おっ、後にいい女がいるな、手土産に持ち帰るか。」

サリナを見て舌なめずりしながら言う。


「カクタス侯爵家はモス子爵の令嬢たる私、サリナ・モスを拐うと言うのですか!」

サリナは一歩出て、自分の身分を伝え、相手に下がるように言うが・・・


「ククク、子爵が侯爵に逆らえる訳が無かろう。

いくら不祥事を起こしても泣き寝入りするだけだ。

何せ私はカクタス侯爵家、次男イスマル・カクタスなのだからな。」


イスマルと名乗った男はサリナをバカにするように言いながら、サリナの体を舐めるように見ていた。

その視線にサリナは後に下がる。


「それにだ、一度汚された女等、貴族社会で生きてはいけまい。

俺が食した後は部下の慰み物にしてやるからな。

俺様にでかい口を叩いた事を後悔するがいい。」

サリナは震えていた。


そして、俺はサリナを慰み物にするというイスマルに怒りを覚える。


「つまりあんたは俺を捕縛して、サリナを慰み物にするってか?」

「無礼な口を聞くな下賎の者め、お前は奴隷になり薬を作り続けるだけだ。

その女は気持ち良いことをしてやるだけだな。」

後ろの兵共々大笑いをしている。


俺はその隙に拳銃をカクタスの後ろにいる兵士の頭を撃ち抜く。

弾切れまで兵士を撃ったのち、小銃を呼び出し、踏み込んで来た兵士全員を殺害する。

「な、何をした!」

イスマルは撃ち倒される兵士を見ながら俺に問いかけるが・・・

「何って、人の家に押し入る賊を始末しているだけだ。
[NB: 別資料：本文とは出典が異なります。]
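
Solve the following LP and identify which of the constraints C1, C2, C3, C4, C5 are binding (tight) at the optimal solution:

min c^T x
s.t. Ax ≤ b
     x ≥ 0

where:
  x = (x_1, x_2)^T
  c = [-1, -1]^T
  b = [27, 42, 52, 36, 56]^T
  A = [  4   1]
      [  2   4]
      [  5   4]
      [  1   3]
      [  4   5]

At x_1 = 4, x_2 = 8, compute slack b - a·x for each constraint:
  C1: 27 − 24 = 3  (slack)
  C2: 42 − 40 = 2  (slack)
  C3: 52 − 52 = 0  (binding)
  C4: 36 − 28 = 8  (slack)
  C5: 56 − 56 = 0  (binding)

Optimal: x_1 = 4, x_2 = 8
Binding: C3, C5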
」

俺はイスマルの両足を撃ち抜く。


「ぐわぁ!お前は医者じゃないのか?」

「生憎、医者じゃないな。ただ治療が出来るだけだ。」

「この俺にこんな真似をしてただで済むと思っているのか!」

「賊がカクタス侯爵家を騙るのだ、お前こそただで済むのか?」

「な、何を?」

「この不祥事、お前の親はお前を庇うのか見物だな。」


俺はイスマルを含め、襲撃してきた兵士の死体を門の前にさらす。

そして、文字の書ける者にこの者達の罪状を書いた札をつけておいた。


「サリナ、此処ではまた襲撃があるかも知れない、狭いが安全な所がある、今晩は其処で寝ないか?」

少し震えるサリナを誘う。

「はい、私は何処までもついていきます。」

サリナは俺の手を取り、ついて来てくれた。